Plusieurs affiliés nous ont interrogés sur la pertinence d’une information faisant état d’un retour au présentiel dans les centres au mois de mars…Soyons clairs. Un bruit qui court n’est qu’un bruit parmi d’autres dans ce monde qui n’en manque pas… Personne ne connaît la date de reprise en présentiel, cela dépendra d’abord de l’évolution de la pandémie, ensuite de l’attitude de nos décideurs politiques… 

On ne connaît pas l’origine de cette rumeur. Peut-être est elle liée au fait que les représentants du secteur ont proposé au cabinet, sans réponse à ce jour, de prolonger la mesure de garantie des financements sur le premier trimestre 2021 avec possibilité de la prolonger de trimestre en trimestre en fonction de l’évolution de la pandémie ? Ou pas… Nous insisterons pour obtenir des réponses rassurantes pour toutes et tous…

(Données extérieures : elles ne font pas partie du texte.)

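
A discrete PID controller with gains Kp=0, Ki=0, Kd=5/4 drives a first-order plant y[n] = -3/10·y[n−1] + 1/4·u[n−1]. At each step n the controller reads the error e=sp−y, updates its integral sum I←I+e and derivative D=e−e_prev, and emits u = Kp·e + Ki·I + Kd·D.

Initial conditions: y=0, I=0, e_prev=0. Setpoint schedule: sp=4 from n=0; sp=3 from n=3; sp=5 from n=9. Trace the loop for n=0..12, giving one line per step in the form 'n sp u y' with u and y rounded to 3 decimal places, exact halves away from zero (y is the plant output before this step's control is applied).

0 4 5.000 0.000
1 4 -1.563 1.250
2 4 2.520 -0.766
3 3 -3.281 0.860
4 3 2.422 -1.078
5 3 -2.509 0.929
6 3 2.294 -0.906
7 3 -2.189 0.845
8 3 2.058 -0.801
9 5 0.556 0.755
10 5 1.053 -0.087
11 5 -0.471 0.289
12 5 0.618 -0.205

(exact arithmetic carried between steps; '≈' marks a value shown rounded to 6 d.p. or computed from one; I and e_prev carry over from the previous line; the table rounds u and y to 3 d.p., halves away from zero)
n=0: y=0, sp=4, e=sp−y=4; I=4, D=e−e_prev=4; u=0·4+0·4+5/4·4=5; next y=-3/10·0+1/4·5=1.25
n=1: y=1.25, sp=4, e=sp−y=2.75; I=6.75, D=e−e_prev=-1.25; u=0·2.75+0·6.75+5/4·(-1.25)=-1.5625; next y=-3/10·1.25+1/4·(-1.5625)=-0.765625
n=2: y=-0.765625, sp=4, e=sp−y=4.765625; I=11.515625, D=e−e_prev=2.015625; u=0·4.765625+0·11.515625+5/4·2.015625≈2.519531; next y=-3/10·(-0.765625)+1/4·2.519531≈0.859570
n=3: y≈0.859570, sp=3, e=sp−y≈2.140430; I≈13.656055, D=e−e_prev≈-2.625195; u=0·2.140430+0·13.656055+5/4·(-2.625195)≈-3.281494; next y=-3/10·0.859570+1/4·(-3.281494)≈-1.078245
n=4: y≈-1.078245, sp=3, e=sp−y≈4.078245; I≈17.734299, D=e−e_prev≈1.937815; u=0·4.078245+0·17.734299+5/4·1.937815≈2.422269; next y=-3/10·(-1.078245)+1/4·2.422269≈0.929041
n=5: y≈0.929041, sp=3, e=sp−y≈2.070959; I≈19.805259, D=e−e_prev≈-2.007285; u=0·2.070959+0·19.805259+5/4·(-2.007285)≈-2.509106; next y=-3/10·0.929041+1/4·(-2.509106)≈-0.905989
n=6: y≈-0.905989, sp=3, e=sp−y≈3.905989; I≈23.711248, D=e−e_prev≈1.835029; u=0·3.905989+0·23.711248+5/4·1.835029≈2.293787; next y=-3/10·(-0.905989)+1/4·2.293787≈0.845243
n=7: y≈0.845243, sp=3, e=sp−y≈2.154757; I≈25.866004, D=e−e_prev≈-1.751232; u=0·2.154757+0·25.866004+5/4·(-1.751232)≈-2.189040; next y=-3/10·0.845243+1/4·(-2.189040)≈-0.800833
n=8: y≈-0.800833, sp=3, e=sp−y≈3.800833; I≈29.666837, D=e−e_prev≈1.646076; u=0·3.800833+0·29.666837+5/4·1.646076≈2.057595; next y=-3/10·(-0.800833)+1/4·2.057595≈0.754649
n=9: y≈0.754649, sp=5, e=sp−y≈4.245351; I≈33.912189, D=e−e_prev≈0.444518; u=0·4.245351+0·33.912189+5/4·0.444518≈0.555648; next y=-3/10·0.754649+1/4·0.555648≈-0.087483
n=10: y≈-0.087483, sp=5, e=sp−y≈5.087483; I≈38.999671, D=e−e_prev≈0.842131; u=0·5.087483+0·38.999671+5/4·0.842131≈1.052664; next y=-3/10·(-0.087483)+1/4·1.052664≈0.289411
n=11: y≈0.289411, sp=5, e=sp−y≈4.710589; I≈43.710260, D=e−e_prev≈-0.376894; u=0·4.710589+0·43.710260+5/4·(-0.376894)≈-0.471117; next y=-3/10·0.289411+1/4·(-0.471117)≈-0.204603
n=12: y≈-0.204603, sp=5, e=sp−y≈5.204603; I≈48.914863, D=e−e_prev≈0.494013; u=0·5.204603+0·48.914863+5/4·0.494013≈0.617517; next y=-3/10·(-0.204603)+1/4·0.617517≈0.215760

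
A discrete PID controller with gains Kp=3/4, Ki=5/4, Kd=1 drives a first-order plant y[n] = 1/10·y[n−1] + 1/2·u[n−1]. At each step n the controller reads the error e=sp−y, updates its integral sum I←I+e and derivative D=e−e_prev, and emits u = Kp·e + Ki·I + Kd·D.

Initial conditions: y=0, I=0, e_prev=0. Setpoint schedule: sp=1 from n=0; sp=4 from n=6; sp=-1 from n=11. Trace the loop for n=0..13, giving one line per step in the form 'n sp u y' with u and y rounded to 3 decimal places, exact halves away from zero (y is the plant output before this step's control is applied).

(exact arithmetic carried between steps; '≈' marks a value shown rounded to 6 d.p. or computed from one; I and e_prev carry over from the previous line; the table rounds u and y to 3 d.p., halves away from zero)
n=0: y=0, sp=1, e=sp−y=1; I=1, D=e−e_prev=1; u=3/4·1+5/4·1+1·1=3; next y=1/10·0+1/2·3=1.5
n=1: y=1.5, sp=1, e=sp−y=-0.5; I=0.5, D=e−e_prev=-1.5; u=3/4·(-0.5)+5/4·0.5+1·(-1.5)=-1.25; next y=1/10·1.5+1/2·(-1.25)=-0.475
n=2: y=-0.475, sp=1, e=sp−y=1.475; I=1.975, D=e−e_prev=1.975; u=3/4·1.475+5/4·1.975+1·1.975=5.55; next y=1/10·(-0.475)+1/2·5.55=2.7275
n=3: y=2.7275, sp=1, e=sp−y=-1.7275; I=0.2475, D=e−e_prev=-3.2025; u=3/4·(-1.7275)+5/4·0.2475+1·(-3.2025)=-4.18875; next y=1/10·2.7275+1/2·(-4.18875)=-1.821625
n=4: y=-1.821625, sp=1, e=sp−y=2.821625; I=3.069125, D=e−e_prev=4.549125; u=3/4·2.821625+5/4·3.069125+1·4.549125=10.50175; next y=1/10·(-1.821625)+1/2·10.50175≈5.068713
n=5: y≈5.068713, sp=1, e=sp−y≈-4.068713; I≈-0.999588, D=e−e_prev≈-6.890338; u=3/4·(-4.068713)+5/4·(-0.999588)+1·(-6.890338)≈-11.191356; next y=1/10·5.068713+1/2·(-11.191356)≈-5.088807
n=6: y≈-5.088807, sp=4, e=sp−y≈9.088807; I≈8.089219, D=e−e_prev≈13.157519; u=3/4·9.088807+5/4·8.089219+1·13.157519≈30.085649; next y=1/10·(-5.088807)+1/2·30.085649≈14.533944
n=7: y≈14.533944, sp=4, e=sp−y≈-10.533944; I≈-2.444724, D=e−e_prev≈-19.622751; u=3/4·(-10.533944)+5/4·(-2.444724)+1·(-19.622751)≈-30.579114; next y=1/10·14.533944+1/2·(-30.579114)≈-13.836162
n=8: y≈-13.836162, sp=4, e=sp−y≈17.836162; I≈15.391438, D=e−e_prev≈28.370106; u=3/4·17.836162+5/4·15.391438+1·28.370106≈60.986526; next y=1/10·(-13.836162)+1/2·60.986526≈29.109647
n=9: y≈29.109647, sp=4, e=sp−y≈-25.109647; I≈-9.718208, D=e−e_prev≈-42.945809; u=3/4·(-25.109647)+5/4·(-9.718208)+1·(-42.945809)≈-73.925805; next y=1/10·29.109647+1/2·(-73.925805)≈-34.051938
n=10: y≈-34.051938, sp=4, e=sp−y≈38.051938; I≈28.333729, D=e−e_prev≈63.161584; u=3/4·38.051938+5/4·28.333729+1·63.161584≈127.117699; next y=1/10·(-34.051938)+1/2·127.117699≈60.153656
n=11: y≈60.153656, sp=-1, e=sp−y≈-61.153656; I≈-32.819927, D=e−e_prev≈-99.205593; u=3/4·(-61.153656)+5/4·(-32.819927)+1·(-99.205593)≈-186.095743; next y=1/10·60.153656+1/2·(-186.095743)≈-87.032506
n=12: y≈-87.032506, sp=-1, e=sp−y≈86.032506; I≈53.212580, D=e−e_prev≈147.186162; u=3/4·86.032506+5/4·53.212580+1·147.186162≈278.226266; next y=1/10·(-87.032506)+1/2·278.226266≈130.409882
n=13: y≈130.409882, sp=-1, e=sp−y≈-131.409882; I≈-78.197303, D=e−e_prev≈-217.442389; u=3/4·(-131.409882)+5/4·(-78.197303)+1·(-217.442389)≈-413.746429; next y=1/10·130.409882+1/2·(-413.746429)≈-193.832226

0 1 3.000 0.000
1 1 -1.250 1.500
2 1 5.550 -0.475
3 1 -4.189 2.728
4 1 10.502 -1.822
5 1 -11.191 5.069
6 4 30.086 -5.089
7 4 -30.579 14.534
8 4 60.987 -13.836
9 4 -73.926 29.110
10 4 127.118 -34.052
11 -1 -186.096 60.154
12 -1 278.226 -87.033
13 -1 -413.746 130.410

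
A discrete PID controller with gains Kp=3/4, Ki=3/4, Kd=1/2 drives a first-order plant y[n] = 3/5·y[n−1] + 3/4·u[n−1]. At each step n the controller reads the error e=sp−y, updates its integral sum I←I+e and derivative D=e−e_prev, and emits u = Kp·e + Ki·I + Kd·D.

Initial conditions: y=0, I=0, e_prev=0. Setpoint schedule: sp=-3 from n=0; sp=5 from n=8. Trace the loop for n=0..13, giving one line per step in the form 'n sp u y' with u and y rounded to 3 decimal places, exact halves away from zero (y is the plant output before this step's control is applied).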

Ce nouveau bruit qui court est sans doute avant tout en écho aux évolutions récentes de la situation sanitaire. Avec un taux de reproduction du virus supérieur à 1 dans plusieurs provinces du pays, nous sommes encore loin d’être débarrassés de l’épidémie. Les différents indicateurs ont d’ailleurs tendance à stagner à un niveau trop élevé. Bref, tout ceci n’augure rien de bon, et la date d’un retour à la normale s’éloigne encore. Un assouplissement des mesures sanitaires en janvier semble irréaliste, alors qu’on parle aujourd’hui de nouvelles fermetures. Selon plusieurs spécialistes, il faudra attendre février ou mars pour espérer un premier déconfinement.

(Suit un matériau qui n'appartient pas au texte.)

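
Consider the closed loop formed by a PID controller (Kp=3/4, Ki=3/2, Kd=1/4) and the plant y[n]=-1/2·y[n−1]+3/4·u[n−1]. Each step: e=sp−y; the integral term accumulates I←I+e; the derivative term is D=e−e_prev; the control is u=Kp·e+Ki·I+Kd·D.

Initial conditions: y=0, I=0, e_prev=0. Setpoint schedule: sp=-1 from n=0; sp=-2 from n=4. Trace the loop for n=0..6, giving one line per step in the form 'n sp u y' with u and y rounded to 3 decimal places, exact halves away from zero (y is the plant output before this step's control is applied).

0 -1 -2.500 0.000
1 -1 0.938 -1.875
2 -1 -7.008 1.641
3 -1 9.202 -6.076
4 -2 -27.652 9.940
5 -2 47.814 -25.709
6 -2 -111.595 48.715

(exact arithmetic carried between steps; '≈' marks a value shown rounded to 6 d.p. or computed from one; I and e_prev carry over from the previous line; the table rounds u and y to 3 d.p., halves away from zero)
n=0: y=0, sp=-1, e=sp−y=-1; I=-1, D=e−e_prev=-1; u=3/4·(-1)+3/2·(-1)+1/4·(-1)=-2.5; next y=-1/2·0+3/4·(-2.5)=-1.875
n=1: y=-1.875, sp=-1, e=sp−y=0.875; I=-0.125, D=e−e_prev=1.875; u=3/4·0.875+3/2·(-0.125)+1/4·1.875=0.9375; next y=-1/2·(-1.875)+3/4·0.9375=1.640625
n=2: y=1.640625, sp=-1, e=sp−y=-2.640625; I=-2.765625, D=e−e_prev=-3.515625; u=3/4·(-2.640625)+3/2·(-2.765625)+1/4·(-3.515625)≈-7.007813; next y=-1/2·1.640625+3/4·(-7.007813)≈-6.076172
n=3: y≈-6.076172, sp=-1, e=sp−y≈5.076172; I≈2.310547, D=e−e_prev≈7.716797; u=3/4·5.076172+3/2·2.310547+1/4·7.716797≈9.202148; next y=-1/2·(-6.076172)+3/4·9.202148≈9.939697
n=4: y≈9.939697, sp=-2, e=sp−y≈-11.939697; I≈-9.629150, D=e−e_prev≈-17.015869; u=3/4·(-11.939697)+3/2·(-9.629150)+1/4·(-17.015869)≈-27.652466; next y=-1/2·9.939697+3/4·(-27.652466)≈-25.709198
n=5: y≈-25.709198, sp=-2, e=sp−y≈23.709198; I≈14.080048, D=e−e_prev≈35.648895; u=3/4·23.709198+3/2·14.080048+1/4·35.648895≈47.814194; next y=-1/2·(-25.709198)+3/4·47.814194≈48.715244
n=6: y≈48.715244, sp=-2, e=sp−y≈-50.715244; I≈-36.635197, D=e−e_prev≈-74.424442; u=3/4·(-50.715244)+3/2·(-36.635197)+1/4·(-74.424442)≈-111.595339; next y=-1/2·48.715244+3/4·(-111.595339)≈-108.054126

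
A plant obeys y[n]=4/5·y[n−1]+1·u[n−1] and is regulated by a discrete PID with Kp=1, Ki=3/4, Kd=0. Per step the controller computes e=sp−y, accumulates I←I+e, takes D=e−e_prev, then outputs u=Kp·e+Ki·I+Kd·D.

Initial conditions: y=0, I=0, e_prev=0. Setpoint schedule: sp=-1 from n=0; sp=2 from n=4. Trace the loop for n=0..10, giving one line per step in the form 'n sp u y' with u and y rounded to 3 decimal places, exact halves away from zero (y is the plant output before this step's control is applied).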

Mais est ce le seul paramètre à prendre en compte? Nous sommes de plus en plus nombreux à demander qu’on ne limite pas la santé à ses seules dimensions physiques. La santé mentale doit être prise aussi en compte. Et là le bât blesse sérieusement… Le deuxième confinement est plus « pénible » que le premier. Nos centres ne cessent de constater les dégâts de type psychosocial sur les publics précarisés qui fréquentent nos services : ils souffrent plus que jamais de l’isolement. Le sondage Ipsos-Le Soir-RTL Info-VTM-Het Laatste Nieuws, publié le 14 décembre 2020, montre une progression significative et inquiétante, puisqu’entre 37 et 39 % de la population interrogée vit « moins bien » la période actuelle. 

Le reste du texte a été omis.